H0spice nurses see ourselves as advocates for the patient and family. Our social workers, CNAs, chaplains, and volunteers see themselves in this role as well. We have frequent team meetings to discuss each patient to ensure that we are all on the same page. And nurses can be control freaks – shocking, I know. Putting someone not on the team in the home to advise our patients – especially if we have no idea what that advice might look like is problematic for us. I work hard to establish trust with families, and depend on them to let me know what is really going on so I can give good care and guidance. The flip side of that is that since we are working for an agency that needs to control costs, we are very often limited in the time we have to spend with the families. Nurses very often work all day and rotate on call at nights, so sitting up all night with a family is rarely an option. And that is often the one thing that the family needs the most.

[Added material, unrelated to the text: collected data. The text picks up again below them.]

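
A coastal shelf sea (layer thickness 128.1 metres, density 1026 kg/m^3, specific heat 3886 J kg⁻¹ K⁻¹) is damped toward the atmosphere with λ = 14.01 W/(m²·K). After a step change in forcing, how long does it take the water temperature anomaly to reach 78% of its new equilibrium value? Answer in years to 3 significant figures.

1.75 years

Areal heat capacity C = ρ c_p D = 1026 × 3886 × 128.1 = 5.11×10^8 J m⁻² K⁻¹.
τ = C / λ = 5.11×10^8 / 14.01 = 3.65×10^7 s.
Fraction reached: 1 − e^(−t/τ) = 0.78 ⇒ t = −τ ln(1 − 0.78) = τ × 1.51.
t = 5.52×10^7 s = 1.75 years.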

I think Death Doulas are a great thing, and I look forward to seeing the profession really grow and gain acceptance. We need more people who are able to figure out what families need and how to provide that, and this is where folks doing this work are going to shine. This strikes me as a great opportunity for retired and disabled nurses as well. Those of us who can no longer physically practice, but have the knowledge and the heart to help. My personal practice when I was working as a nurse was probably closer to the role of a death doula than a hospice case manager. I am a night person, so while I did love doing case management and developing a relationship with families, I tended to request a position doing on-call full time. This took pressure off the other nurses, and allowed me the luxury of spending more time with families at night, doing crisis management and attending deaths. (Also lots of disimpactions, but that is another post!) I got to do lots of education, working with mortuaries at the time of death, and just sitting with the dying.

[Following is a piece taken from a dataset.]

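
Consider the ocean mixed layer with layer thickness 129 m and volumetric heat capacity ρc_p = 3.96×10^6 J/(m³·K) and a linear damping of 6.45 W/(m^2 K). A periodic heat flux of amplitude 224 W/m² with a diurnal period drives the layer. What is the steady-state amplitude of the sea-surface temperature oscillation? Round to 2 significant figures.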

The ability to stay with the family through the death and continue that level of support after the death is also a huge need, and a great service. Being able to support and assist families in making arrangements, whether they desire a traditional (in modern terms) funeral or a ‘green’ alternative (traditional in pre-modern terms!), fills a need that is growing. We are living to be older, and there is a lot more reliance on our kids and grandkids to do the heavy lifting, literally and figuratively. Having more skilled support can only be a good thing.

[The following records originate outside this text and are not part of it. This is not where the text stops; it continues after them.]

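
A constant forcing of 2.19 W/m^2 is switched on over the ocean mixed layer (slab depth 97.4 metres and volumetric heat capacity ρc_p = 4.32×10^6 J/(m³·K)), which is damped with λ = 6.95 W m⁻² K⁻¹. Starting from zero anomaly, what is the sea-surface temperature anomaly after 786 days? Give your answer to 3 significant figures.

Areal heat capacity C = ρc_p × D = 4.32×10^6 × 97.4 = 4.21×10^8 J/(m²·K).
τ = C / λ = 4.21×10^8 / 6.95 = 6.05×10^7 s.
Equilibrium anomaly ΔT_eq = F / λ = 2.19 / 6.95 = 0.315 K.
t = 786 days = 6.79×10^7 s, so t/τ = 1.12.
ΔT(t) = ΔT_eq (1 − e^(−t/τ)) = 0.315 × (1 − e^−1.12) = 0.212 K.

0.212 K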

My goal here is to communicate why those wishing to work with the dying, whether as doulas or in another capacity, may find some resistance from the established hospice structure. It has moved from being a revolutionary and controversial practice into infrastructure – which is not a bad thing, but it can lead to insularity. Keep at it. Be willing to demonstrate your ability to assist without imposing yourself on the needs of others. Evangelize on social media, if you must. But in the sacred space of the dying, be there for them on their terms. And thank you for being a helper!